How would I find the derivative of x^2 + 3x using the definition of the derivative?
d/dx x^2+3x = 2x+3
the derivative of a function f(x) is
Limit [f(x+h) - f(x)]/h
h--> 0
so derivative of x^2 + 3x =
Lim[(x+h)^2 + 3(x+h) - x^2 - 3x]/h =
h--> 0
Lim [2hx + h^2 + 3h]/h =
h--> 0
Lim [2x + h + 3\]
h--> 0
= 2x + 3
To find the derivative of a function using the definition of the derivative, you need to apply the limit definition of the derivative.
The definition of the derivative of a function f(x) at a point x=a is given by:
f'(a) = lim(h->0) [f(a+h) - f(a)] / h
In this case, the function is f(x) = x^2 + 3x.
To find the derivative, we need to evaluate the above expression by substituting f(x) into it.

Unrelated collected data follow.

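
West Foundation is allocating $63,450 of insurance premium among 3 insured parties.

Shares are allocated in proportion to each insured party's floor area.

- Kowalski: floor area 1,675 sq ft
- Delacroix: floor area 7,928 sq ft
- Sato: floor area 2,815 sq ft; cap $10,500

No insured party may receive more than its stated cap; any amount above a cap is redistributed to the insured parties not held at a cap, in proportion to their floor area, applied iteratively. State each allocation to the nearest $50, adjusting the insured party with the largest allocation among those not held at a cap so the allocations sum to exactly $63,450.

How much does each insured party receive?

Floor area total: 12,418.
Unconstrained shares: Kowalski 8,558.44; Delacroix 40,508.26; Sato 14,383.29.
Capped: Sato ($10,500); residual $52,950 reallocated over remaining floor area 9,603.
Shares after redistribution: Kowalski 9,235.79 → $9,250; Delacroix 43,714.21 → $43,700.

Kowalski: $9,250 | Delacroix: $43,700 | Sato: $10,500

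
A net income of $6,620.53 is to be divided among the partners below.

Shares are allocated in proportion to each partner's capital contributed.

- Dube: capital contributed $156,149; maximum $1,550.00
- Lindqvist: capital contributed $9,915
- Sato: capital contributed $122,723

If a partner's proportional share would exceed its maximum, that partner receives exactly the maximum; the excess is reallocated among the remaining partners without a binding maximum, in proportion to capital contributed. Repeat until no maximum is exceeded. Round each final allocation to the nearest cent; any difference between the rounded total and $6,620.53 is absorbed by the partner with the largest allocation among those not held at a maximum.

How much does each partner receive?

Dube: $1,550.00; Lindqvist: $379.03; Sato: $4,691.50

Capital contributed total: 288,787.
Pro-rata shares before constraints: Dube 3,579.7634; Lindqvist 227.3044; Sato 2,813.4622.
Capped: Dube ($1,550.00); remaining pool $5,070.53 reallocated over remaining capital contributed 132,638.
Redistributed shares: Lindqvist 379.0339 → $379.03; Sato 4,691.4961 → $4,691.50.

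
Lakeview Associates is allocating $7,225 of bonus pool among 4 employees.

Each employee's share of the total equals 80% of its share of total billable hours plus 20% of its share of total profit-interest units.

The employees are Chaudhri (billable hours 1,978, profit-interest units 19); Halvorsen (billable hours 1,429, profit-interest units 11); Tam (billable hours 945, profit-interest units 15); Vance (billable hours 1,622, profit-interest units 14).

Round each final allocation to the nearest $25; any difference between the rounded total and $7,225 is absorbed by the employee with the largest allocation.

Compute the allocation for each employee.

Chaudhri: $2,400 · Halvorsen: $1,650 · Tam: $1,275 · Vance: $1,900

Billable hours total 5,974; profit-interest units total 59.
Blended shares (80% billable hours + 20% profit-interest units): Chaudhri 0.3293; Halvorsen 0.2287; Tam 0.1774; Vance 0.2647.
Raw shares: Chaudhri 2,379.11; Halvorsen 1,652.00; Tam 1,281.68; Vance 1,912.21.
After rounding ($25): Chaudhri $2,375; Halvorsen $1,650; Tam $1,275; Vance $1,900. Sum = $7,200.
Difference $7,225 − $7,200 = +$25 applied to largest allocation (Chaudhri): Chaudhri becomes $2,400.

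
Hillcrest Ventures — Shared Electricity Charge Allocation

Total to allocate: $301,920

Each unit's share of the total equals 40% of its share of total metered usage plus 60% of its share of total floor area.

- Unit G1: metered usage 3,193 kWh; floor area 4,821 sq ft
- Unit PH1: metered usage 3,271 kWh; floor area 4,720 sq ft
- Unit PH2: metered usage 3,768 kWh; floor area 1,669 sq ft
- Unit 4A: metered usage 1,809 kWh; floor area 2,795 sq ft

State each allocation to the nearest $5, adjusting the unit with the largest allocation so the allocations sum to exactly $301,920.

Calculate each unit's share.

Unit G1: $94,385 | Unit PH1: $93,860 | Unit PH2: $59,380 | Unit 4A: $54,295

Metered usage total 12,041; floor area total 14,005.
Composite weights (40% metered usage + 60% floor area): Unit G1 0.3126; Unit PH1 0.3109; Unit PH2 0.1967; Unit 4A 0.1798.
Proportional shares: Unit G1 94,383.65; Unit PH1 93,859.55; Unit PH2 59,380.23; Unit 4A 54,296.58.
Rounded to nearest $5: Unit G1 $94,385; Unit PH1 $93,860; Unit PH2 $59,380; Unit 4A $54,295. Sum = $301,920.
Sum already equals the total — no adjustment.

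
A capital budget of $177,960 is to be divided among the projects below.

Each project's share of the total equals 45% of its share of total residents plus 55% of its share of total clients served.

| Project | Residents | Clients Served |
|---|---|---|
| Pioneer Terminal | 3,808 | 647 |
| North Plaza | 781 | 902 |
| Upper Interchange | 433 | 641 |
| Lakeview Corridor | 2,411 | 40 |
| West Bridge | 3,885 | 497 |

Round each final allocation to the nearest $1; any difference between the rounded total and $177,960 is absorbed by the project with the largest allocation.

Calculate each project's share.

Pioneer Terminal: $50,166; North Plaza: $37,901; Upper Interchange: $26,071; Lakeview Corridor: $18,495; West Bridge: $45,327

Residents total 11,318; clients served total 2,727.
Combined weights (45% residents + 55% clients served): Pioneer Terminal 0.2819; North Plaza 0.2130; Upper Interchange 0.1465; Lakeview Corridor 0.1039; West Bridge 0.2547.
Unrounded shares: Pioneer Terminal 50,166.25; North Plaza 37,900.82; Upper Interchange 26,070.64; Lakeview Corridor 18,495.04; West Bridge 45,327.25.
Rounded to nearest $1: Pioneer Terminal $50,166; North Plaza $37,901; Upper Interchange $26,071; Lakeview Corridor $18,495; West Bridge $45,327. Sum = $177,960.
Rounded total matches; no reconciliation needed.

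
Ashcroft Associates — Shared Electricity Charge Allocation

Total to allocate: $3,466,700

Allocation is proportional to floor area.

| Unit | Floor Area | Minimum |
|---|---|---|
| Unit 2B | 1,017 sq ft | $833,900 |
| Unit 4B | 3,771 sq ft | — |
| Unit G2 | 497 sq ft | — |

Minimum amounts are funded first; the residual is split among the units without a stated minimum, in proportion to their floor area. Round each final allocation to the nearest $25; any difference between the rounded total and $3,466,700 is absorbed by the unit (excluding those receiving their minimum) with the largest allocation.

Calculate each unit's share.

Unit 2B: $833,900; Unit 4B: $2,326,225; Unit G2: $306,575

Minimums first: Unit 2B $833,900. Residual $2,632,800.
Residual split over remaining floor area 4,268: Unit 4B 2,326,215.75 → $2,326,225; Unit G2 306,584.25 → $306,575.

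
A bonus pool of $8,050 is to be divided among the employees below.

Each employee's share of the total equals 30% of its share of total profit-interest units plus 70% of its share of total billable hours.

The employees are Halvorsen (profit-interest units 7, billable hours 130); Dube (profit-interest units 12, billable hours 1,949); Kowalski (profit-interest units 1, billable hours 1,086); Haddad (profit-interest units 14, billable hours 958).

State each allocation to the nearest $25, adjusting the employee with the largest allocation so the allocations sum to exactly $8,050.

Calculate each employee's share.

Halvorsen: $675 · Dube: $3,525 · Kowalski: $1,550 · Haddad: $2,300

Profit-interest units total 34; billable hours total 4,123.
Composite weights (30% profit-interest units + 70% billable hours): Halvorsen 0.0838; Dube 0.4368; Kowalski 0.1932; Haddad 0.2862.
Pro-rata amounts: Halvorsen 674.88; Dube 3,516.10; Kowalski 1,555.29; Haddad 2,303.73.
At nearest $25: Halvorsen $675; Dube $3,525; Kowalski $1,550; Haddad $2,300. Sum = $8,050.
Sum already equals the total — no adjustment.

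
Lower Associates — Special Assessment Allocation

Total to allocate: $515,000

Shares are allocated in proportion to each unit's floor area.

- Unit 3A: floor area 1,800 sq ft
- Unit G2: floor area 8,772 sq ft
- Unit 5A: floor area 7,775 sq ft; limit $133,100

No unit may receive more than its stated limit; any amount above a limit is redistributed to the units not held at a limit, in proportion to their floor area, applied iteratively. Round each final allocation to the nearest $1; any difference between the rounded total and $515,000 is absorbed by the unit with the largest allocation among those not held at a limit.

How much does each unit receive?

Combined floor area = 18,347.
Proportional shares (ignoring caps): Unit 3A 50,525.97; Unit G2 246,229.90; Unit 5A 218,244.13.
Held at cap: Unit 5A ($133,100); remaining pool $381,900 reallocated over remaining floor area 10,572.
Remaining shares: Unit 3A 65,022.70 → $65,023; Unit G2 316,877.30 → $316,877.

Unit 3A: $65,023 · Unit G2: $316,877 · Unit 5A: $133,100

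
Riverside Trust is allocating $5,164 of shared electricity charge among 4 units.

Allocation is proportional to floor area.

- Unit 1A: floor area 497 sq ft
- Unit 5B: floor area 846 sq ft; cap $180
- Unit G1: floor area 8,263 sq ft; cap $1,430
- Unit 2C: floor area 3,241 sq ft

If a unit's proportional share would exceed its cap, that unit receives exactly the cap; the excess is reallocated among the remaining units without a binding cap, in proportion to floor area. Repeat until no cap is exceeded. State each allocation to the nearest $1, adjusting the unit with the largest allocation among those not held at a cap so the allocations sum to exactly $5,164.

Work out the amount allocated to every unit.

Sum of floor area: 12,847.
Unconstrained shares: Unit 1A 199.77; Unit 5B 340.06; Unit G1 3,321.41; Unit 2C 1,302.76.
Capped: Unit 5B ($180), Unit G1 ($1,430); residual $3,554 reallocated over remaining floor area 3,738.
Redistributed shares: Unit 1A 472.54 → $473; Unit 2C 3,081.46 → $3,081.

Unit 1A: $473 · Unit 5B: $180 · Unit G1: $1,430 · Unit 2C: $3,081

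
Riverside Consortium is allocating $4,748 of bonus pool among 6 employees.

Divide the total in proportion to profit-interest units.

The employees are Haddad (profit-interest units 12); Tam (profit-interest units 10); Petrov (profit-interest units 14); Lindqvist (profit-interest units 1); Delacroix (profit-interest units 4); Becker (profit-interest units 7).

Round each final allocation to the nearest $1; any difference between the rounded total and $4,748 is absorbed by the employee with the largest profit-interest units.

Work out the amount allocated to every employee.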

f'(a) = lim(h->0) [(a+h)^2 + 3(a+h) - (a^2 + 3a)] / h
Now, simplify the expression by expanding and collecting like terms:
f'(a) = lim(h->0) [(a^2 + 2ah + h^2 + 3a + 3h) - (a^2 + 3a)] / h
Simplify further:
f'(a) = lim(h->0) [2ah + h^2 + 3h] / h
Now, cancel out the common factor of h in the numerator:
f'(a) = lim(h->0) [2a + h + 3]
Taking the limit as h approaches 0, we can evaluate the expression:
f'(a) = 2a + 3
Therefore, the derivative of f(x) = x^2 + 3x is f'(x) = 2x + 3.